Diane Litterer, CEO of the New Jersey Prevention Network, added, “We’re finding that there are much more higher level density of stores in lower-income communities. This industry targets minority and low-income communities like the alcohol and tobacco industry does, and it affects the likelihood of kids to smoke.”
Another possible consequence of marijuana legalization is its effect on road safety, said former Lawrence Township Mayor Cathleen Lewis.
Citing a study from the National Highway Traffic Safety Administration, Lewis said that from 2007 to 2014, the number of nighttime, weekend drivers with marijuana in their system increased.
“There have been a lot of folks on the fence, but at some point, we have to talk about what happens if we legalize,” Lewis said. “If we get that revenue, we have to dedicate it to awareness and education campaigns.”

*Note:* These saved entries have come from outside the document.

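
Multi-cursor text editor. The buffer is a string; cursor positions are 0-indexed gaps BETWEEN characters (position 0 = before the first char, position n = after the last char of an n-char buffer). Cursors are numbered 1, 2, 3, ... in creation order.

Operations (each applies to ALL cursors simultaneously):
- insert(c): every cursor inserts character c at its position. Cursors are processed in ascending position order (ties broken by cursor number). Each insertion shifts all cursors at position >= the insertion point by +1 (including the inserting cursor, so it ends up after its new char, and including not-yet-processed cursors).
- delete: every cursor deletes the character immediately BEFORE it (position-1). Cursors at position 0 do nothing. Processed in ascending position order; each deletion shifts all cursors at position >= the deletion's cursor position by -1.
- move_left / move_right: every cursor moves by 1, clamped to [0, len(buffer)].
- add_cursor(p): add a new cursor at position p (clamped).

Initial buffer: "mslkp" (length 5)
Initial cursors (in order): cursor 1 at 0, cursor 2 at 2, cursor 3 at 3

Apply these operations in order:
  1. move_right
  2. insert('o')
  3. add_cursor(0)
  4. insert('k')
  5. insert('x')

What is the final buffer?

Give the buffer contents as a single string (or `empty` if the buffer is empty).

After op 1 (move_right): buffer="mslkp" (len 5), cursors c1@1 c2@3 c3@4, authorship .....
After op 2 (insert('o')): buffer="moslokop" (len 8), cursors c1@2 c2@5 c3@7, authorship .1..2.3.
After op 3 (add_cursor(0)): buffer="moslokop" (len 8), cursors c4@0 c1@2 c2@5 c3@7, authorship .1..2.3.
After op 4 (insert('k')): buffer="kmokslokkokp" (len 12), cursors c4@1 c1@4 c2@8 c3@11, authorship 4.11..22.33.
After op 5 (insert('x')): buffer="kxmokxslokxkokxp" (len 16), cursors c4@2 c1@6 c2@11 c3@15, authorship 44.111..222.333.

Answer: kxmokxslokxkokxp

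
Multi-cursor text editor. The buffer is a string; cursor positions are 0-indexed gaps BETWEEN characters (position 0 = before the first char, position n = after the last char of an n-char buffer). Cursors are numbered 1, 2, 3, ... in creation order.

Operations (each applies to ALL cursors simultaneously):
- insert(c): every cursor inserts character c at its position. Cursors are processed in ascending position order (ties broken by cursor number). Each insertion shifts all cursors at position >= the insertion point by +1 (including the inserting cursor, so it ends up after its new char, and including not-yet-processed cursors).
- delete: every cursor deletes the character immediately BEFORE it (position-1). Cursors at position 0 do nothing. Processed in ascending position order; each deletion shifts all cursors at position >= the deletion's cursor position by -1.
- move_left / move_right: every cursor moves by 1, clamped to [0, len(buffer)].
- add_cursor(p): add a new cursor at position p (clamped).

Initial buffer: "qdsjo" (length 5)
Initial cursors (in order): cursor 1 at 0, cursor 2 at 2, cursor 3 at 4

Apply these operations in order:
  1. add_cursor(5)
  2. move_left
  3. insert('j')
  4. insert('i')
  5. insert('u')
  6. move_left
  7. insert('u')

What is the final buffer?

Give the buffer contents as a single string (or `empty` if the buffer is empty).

After op 1 (add_cursor(5)): buffer="qdsjo" (len 5), cursors c1@0 c2@2 c3@4 c4@5, authorship .....
After op 2 (move_left): buffer="qdsjo" (len 5), cursors c1@0 c2@1 c3@3 c4@4, authorship .....
After op 3 (insert('j')): buffer="jqjdsjjjo" (len 9), cursors c1@1 c2@3 c3@6 c4@8, authorship 1.2..3.4.
After op 4 (insert('i')): buffer="jiqjidsjijjio" (len 13), cursors c1@2 c2@5 c3@9 c4@12, authorship 11.22..33.44.
After op 5 (insert('u')): buffer="jiuqjiudsjiujjiuo" (len 17), cursors c1@3 c2@7 c3@12 c4@16, authorship 111.222..333.444.
After op 6 (move_left): buffer="jiuqjiudsjiujjiuo" (len 17), cursors c1@2 c2@6 c3@11 c4@15, authorship 111.222..333.444.
After op 7 (insert('u')): buffer="jiuuqjiuudsjiuujjiuuo" (len 21), cursors c1@3 c2@8 c3@14 c4@19, authorship 1111.2222..3333.4444.

Answer: jiuuqjiuudsjiuujjiuuo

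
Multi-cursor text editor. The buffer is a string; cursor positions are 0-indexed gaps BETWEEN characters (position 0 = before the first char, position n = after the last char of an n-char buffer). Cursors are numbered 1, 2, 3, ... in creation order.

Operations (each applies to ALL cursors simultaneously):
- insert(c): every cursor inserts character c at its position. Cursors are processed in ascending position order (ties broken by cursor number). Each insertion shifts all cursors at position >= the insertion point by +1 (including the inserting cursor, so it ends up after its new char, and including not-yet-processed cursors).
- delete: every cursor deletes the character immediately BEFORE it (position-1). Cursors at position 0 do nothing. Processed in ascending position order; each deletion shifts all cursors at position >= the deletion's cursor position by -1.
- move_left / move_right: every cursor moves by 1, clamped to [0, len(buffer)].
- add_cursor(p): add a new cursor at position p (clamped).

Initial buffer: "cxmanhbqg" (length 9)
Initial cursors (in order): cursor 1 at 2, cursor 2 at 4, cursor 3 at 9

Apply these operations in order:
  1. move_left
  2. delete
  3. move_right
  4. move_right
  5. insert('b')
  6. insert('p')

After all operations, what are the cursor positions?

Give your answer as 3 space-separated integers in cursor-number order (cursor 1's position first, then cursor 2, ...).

Answer: 4 7 12

Derivation:
After op 1 (move_left): buffer="cxmanhbqg" (len 9), cursors c1@1 c2@3 c3@8, authorship .........
After op 2 (delete): buffer="xanhbg" (len 6), cursors c1@0 c2@1 c3@5, authorship ......
After op 3 (move_right): buffer="xanhbg" (len 6), cursors c1@1 c2@2 c3@6, authorship ......
After op 4 (move_right): buffer="xanhbg" (len 6), cursors c1@2 c2@3 c3@6, authorship ......
After op 5 (insert('b')): buffer="xabnbhbgb" (len 9), cursors c1@3 c2@5 c3@9, authorship ..1.2...3
After op 6 (insert('p')): buffer="xabpnbphbgbp" (len 12), cursors c1@4 c2@7 c3@12, authorship ..11.22...33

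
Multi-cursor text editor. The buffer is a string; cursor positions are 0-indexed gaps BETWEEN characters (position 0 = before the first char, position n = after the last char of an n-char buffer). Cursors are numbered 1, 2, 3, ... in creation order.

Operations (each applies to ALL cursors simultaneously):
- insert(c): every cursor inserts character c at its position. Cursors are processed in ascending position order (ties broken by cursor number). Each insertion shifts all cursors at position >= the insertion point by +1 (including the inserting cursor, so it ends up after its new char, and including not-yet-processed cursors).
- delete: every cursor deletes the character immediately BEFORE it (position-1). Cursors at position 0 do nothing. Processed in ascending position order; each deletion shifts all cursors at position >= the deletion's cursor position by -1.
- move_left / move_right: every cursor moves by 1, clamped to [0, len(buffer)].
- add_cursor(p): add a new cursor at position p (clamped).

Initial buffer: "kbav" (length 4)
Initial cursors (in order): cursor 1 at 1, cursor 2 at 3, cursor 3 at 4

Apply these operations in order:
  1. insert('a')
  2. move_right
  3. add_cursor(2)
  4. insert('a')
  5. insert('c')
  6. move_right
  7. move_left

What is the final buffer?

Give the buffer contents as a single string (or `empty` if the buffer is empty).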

Robert Czepiel, ’92, a prosecutor who works for the state’s division of criminal justice, had a similar fear, and suggested that New Jersey uses Washington and Colorado as guidelines to evaluate the effects of legalizing recreational marijuana.
“My biggest concern is DWI cases,” Czepiel said. “If we look at what happened in other states, we can use that as guides.”
Czepiel said that in the state of Washington, there was an increase from 5,000 to 9,500 DWIs involving THC, the key ingredient of pot, from 2007 to 2017.
Hanlon said she fears the marijuana industry will start “normalizing it, commercializing it and putting it in our faces,” similar to tobacco and alcohol.
“My mom smoked [cigarettes] her whole life,” Hanlon said. “I remember asking her why. She told me, ‘I can’t quit and we didn’t know it was bad back when I started.’”
Student Government Association President John Modica, who moderated the panel, said it is valuable to have a conversation about addressing issues that could rise from marijuana legalization.
“I appreciated that the focus was on commercialization and industry,” he said. “All things aside, whatever your opinions are, whenever you can make a market out of a stimulant, there’s always an opportunity for people to be exploited.”